TISCMB: design of a highly efficient blockchain consensus model with trust integrated self-correcting miner selection

Blockchain is rapidly becoming the de facto standard for storage applications requiring high transparency, record traceability, immutable data, and distributed processing. Researchers have proposed a large number of such models, including Proof-of-Work (PoW), Proof-of-Stake (PoS), Proof-of-Authority (PoA), etc. Due to their respective limitations, each of these models is applied to context-specific blockchain deployments. In addition, the selection of the most efficient miners for hash calculation and verification is a complex task that must be executed with high efficiency in order to improve network performance. The novel contribution of this work is to design a hybrid consensus model which uses a combination of Proof-of-Work and Proof-of-Stake consensus methods for fast hash computations. Proposed model is supported by a highly efficient trust-based miner selection method that aids in choosing the most optimal miner nodes with low processing delay and high energy efficiency.

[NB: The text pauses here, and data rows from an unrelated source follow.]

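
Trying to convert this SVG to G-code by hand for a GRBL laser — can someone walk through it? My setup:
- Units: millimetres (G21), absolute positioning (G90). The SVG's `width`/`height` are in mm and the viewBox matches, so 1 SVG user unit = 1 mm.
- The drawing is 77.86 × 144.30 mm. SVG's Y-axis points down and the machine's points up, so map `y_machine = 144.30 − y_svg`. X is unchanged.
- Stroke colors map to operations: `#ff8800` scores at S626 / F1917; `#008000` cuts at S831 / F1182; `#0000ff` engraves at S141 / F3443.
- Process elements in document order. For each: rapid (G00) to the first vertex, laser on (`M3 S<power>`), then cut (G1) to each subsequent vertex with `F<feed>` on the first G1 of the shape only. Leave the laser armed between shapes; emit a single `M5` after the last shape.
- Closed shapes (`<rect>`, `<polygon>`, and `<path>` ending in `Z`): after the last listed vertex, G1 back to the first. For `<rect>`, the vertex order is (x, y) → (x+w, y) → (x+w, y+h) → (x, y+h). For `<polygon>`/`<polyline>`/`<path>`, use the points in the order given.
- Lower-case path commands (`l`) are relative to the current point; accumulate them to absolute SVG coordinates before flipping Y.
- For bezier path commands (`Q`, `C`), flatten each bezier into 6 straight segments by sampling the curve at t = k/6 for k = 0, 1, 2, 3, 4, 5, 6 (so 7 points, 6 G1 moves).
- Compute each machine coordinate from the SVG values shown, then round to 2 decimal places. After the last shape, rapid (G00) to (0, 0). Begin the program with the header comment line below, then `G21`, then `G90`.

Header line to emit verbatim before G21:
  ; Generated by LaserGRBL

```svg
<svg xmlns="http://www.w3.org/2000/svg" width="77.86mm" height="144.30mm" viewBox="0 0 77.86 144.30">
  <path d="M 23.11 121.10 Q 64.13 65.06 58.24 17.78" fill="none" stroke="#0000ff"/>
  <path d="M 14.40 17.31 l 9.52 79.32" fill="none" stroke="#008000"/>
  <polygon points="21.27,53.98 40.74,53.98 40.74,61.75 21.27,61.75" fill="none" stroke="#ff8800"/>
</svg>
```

; Generated by LaserGRBL
G21
G90
G00 X23.11 Y23.20
M3 S141
G1 X35.48 Y41.64 F3443
G1 X45.24 Y59.59
G1 X52.40 Y77.05
G1 X56.95 Y94.03
G1 X58.90 Y110.52
G1 X58.24 Y126.52
G00 X14.40 Y126.99
M3 S831
G1 X23.92 Y47.67 F1182
G00 X21.27 Y90.32
M3 S626
G1 X40.74 Y90.32 F1917
G1 X40.74 Y82.55
G1 X21.27 Y82.55
G1 X21.27 Y90.32
M5
G00 X0.00 Y0.00

1 u = 1 mm; y_m = 144.30 − y.

[1] `<path>` quadratic bezier, #0000ff→engrave S141 F3443: (23.11,23.20) → (35.48,41.64) → (45.24,59.59) → (52.40,77.05) → (56.95,94.03) → (58.90,110.52) → (58.24,126.52)

[2] `<path>` line segment, #008000→cut S831 F1182: (14.40,126.99) → (23.92,47.67)

[3] `<polygon>` rectangle, #ff8800→score S626 F1917: (21.27,90.32) → (40.74,90.32) → (40.74,82.55) → (21.27,82.55) → (21.27,90.32) (closed)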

In addition, this text proposes a self-correcting mechanism for the designed blockchain, which assists in the blockchain's correction in the event of any internal or external attacks. Due to these characteristics, it is observed that the proposed model has 20% less delay, 8% less energy consumption, and 15% higher levels of trust than standard PoS and PoW consensus models. The model was also subjected to various attack scenarios, and it was determined that it is capable of self-correcting the node's internal blockchain with a 99.9% success rate, thereby enhancing its real-time deployment capabilities. © 2023, The Author(s), under exclusive licence to Bharati Vidyapeeth's Institute of Computer Applications and Management.